OPINI – Wacana Muktamar Luar Biasa (MLB) Nahdlatul Ulama (NU) beberapa waktu lalu sempat mengemuka dan menjadi trending topik di jagad perpolitikan tanah air.
Beberapa unsur kiai muda terlibat aktif dalam kampanye MLB tersebut, sebagai wujud kekecewaan atas kepemimpinan PBNU saat ini.
Dari catatan wacana yang dilontarkan ke publik, semangat untuk penggantian pimpinan PBNU melalui MLB ini dilatari kekecewaan terhadap pola kepemimpinan PBNU di bawah komando Gus Yahya sebagai ketua umum yang dinilai cukup arogan dalam menjalankan organisasi.
Di bawah kepemimpinannya tercatat banyak pemecatan dilakukan terhadap pengurus NU di wilayah dan cabang. Yang paling fenomenal tentu pemecatan Ketua PWNU Jawa Timur KH Marzuki Mustamar.

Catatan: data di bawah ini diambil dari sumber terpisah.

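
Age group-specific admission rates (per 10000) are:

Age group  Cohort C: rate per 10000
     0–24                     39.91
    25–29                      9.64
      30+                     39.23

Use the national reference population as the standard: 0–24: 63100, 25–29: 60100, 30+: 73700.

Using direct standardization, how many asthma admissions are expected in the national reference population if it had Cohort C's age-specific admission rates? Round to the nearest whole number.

599

Expected asthma admissions = Σ (standard pop × age-specific rate ÷ 10000)
= 63100×39.91/10000 + 60100×9.64/10000 + 73700×39.23/10000
= 251.83 + 57.94 + 289.13 = 598.89.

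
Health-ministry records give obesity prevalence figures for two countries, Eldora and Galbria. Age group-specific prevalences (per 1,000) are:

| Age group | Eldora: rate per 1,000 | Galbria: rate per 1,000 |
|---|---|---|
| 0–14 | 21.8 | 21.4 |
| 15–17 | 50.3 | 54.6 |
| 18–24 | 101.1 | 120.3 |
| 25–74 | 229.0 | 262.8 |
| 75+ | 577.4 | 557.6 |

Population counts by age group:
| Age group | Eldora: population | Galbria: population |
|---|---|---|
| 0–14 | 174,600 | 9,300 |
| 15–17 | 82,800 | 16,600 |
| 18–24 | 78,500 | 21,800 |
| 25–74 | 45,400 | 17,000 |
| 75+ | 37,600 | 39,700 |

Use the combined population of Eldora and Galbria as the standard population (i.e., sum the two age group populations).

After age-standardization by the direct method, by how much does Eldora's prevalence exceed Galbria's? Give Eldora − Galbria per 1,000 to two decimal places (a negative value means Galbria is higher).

-5.46

Combined standard total = 523,300; weights = 0.3514, 0.1899, 0.1917, 0.1192, 0.1477.
Eldora: 0.3514×21.8 + 0.1899×50.3 + 0.1917×101.1 + 0.1192×229.0 + 0.1477×577.4 = 149.1913 per 1,000.
Galbria: 0.3514×21.4 + 0.1899×54.6 + 0.1917×120.3 + 0.1192×262.8 + 0.1477×557.6 = 154.6531 per 1,000.
Difference = 149.1913 − 154.6531 = -5.4619.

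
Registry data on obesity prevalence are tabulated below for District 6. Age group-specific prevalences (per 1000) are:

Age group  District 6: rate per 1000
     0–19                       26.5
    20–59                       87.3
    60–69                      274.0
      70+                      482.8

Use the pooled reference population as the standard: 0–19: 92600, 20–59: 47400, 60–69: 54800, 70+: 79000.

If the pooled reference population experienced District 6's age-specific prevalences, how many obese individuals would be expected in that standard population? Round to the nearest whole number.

Expected obese individuals = Σ (standard pop × age-specific rate ÷ 1000)
= 92600×26.5/1000 + 47400×87.3/1000 + 54800×274.0/1000 + 79000×482.8/1000
= 2453.90 + 4138.02 + 15015.20 + 38141.20 = 59748.32.

59748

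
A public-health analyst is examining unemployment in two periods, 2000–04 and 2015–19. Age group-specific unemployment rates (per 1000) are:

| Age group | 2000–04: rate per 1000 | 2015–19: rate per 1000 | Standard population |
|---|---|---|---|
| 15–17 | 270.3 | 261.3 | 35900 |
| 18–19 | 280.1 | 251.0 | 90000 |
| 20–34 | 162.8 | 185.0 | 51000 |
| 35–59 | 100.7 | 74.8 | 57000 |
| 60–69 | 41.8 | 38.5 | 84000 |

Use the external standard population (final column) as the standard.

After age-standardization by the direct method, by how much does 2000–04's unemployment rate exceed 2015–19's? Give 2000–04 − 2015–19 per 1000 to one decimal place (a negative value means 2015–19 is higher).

11.2

Standard total = 317900; weights = 0.1129, 0.2831, 0.1604, 0.1793, 0.2642.
2000–04: 0.1129×270.3 + 0.2831×280.1 + 0.1604×162.8 + 0.1793×100.7 + 0.2642×41.8 = 165.0414 per 1000.
2015–19: 0.1129×261.3 + 0.2831×251.0 + 0.1604×185.0 + 0.1793×74.8 + 0.2642×38.5 = 153.8322 per 1000.
Difference = 165.0414 − 153.8322 = 11.2092.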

Saat itu ditengarai sang ketua dianggap condong ke salah satu kandidat capres 2024. Kini PWNU Jawa Timur telah memiliki pemimpin baru dari Tebuireng Jombang.
Suara-suara bernada kekecewaan terdengar dari berbagai pengurus wilayah dan cabang NU. Catatan paling kritis adalah soal keberpihakan PBNU terhadap semua kebijakan Presiden Jokowi saat itu.
Seolah tanpa reserve, NU tampil bagaikan instrumen kekuasaan Jokowi yang sangat patuh. NU di bawah nahkoda Gus Yahya telah menjelma menjadi fakta politik yang tidak memiliki kemandirian sikap sebagai kekuatan civil society.
Gus Yahya sering mengaku sebagai kader Gus Dur, padahal Gus Dur saat itu berhasil memposisikan diri sebagai kekuatan mandiri vis a vis pemerintahan Soeharto.
Sebagaimana kakek beliau Mbah Kiai Hasyim Asy’ari, Gus Dur menempatkan NU sebagai faktor politik yang mempengaruhi proses dan peta kekuatan politik.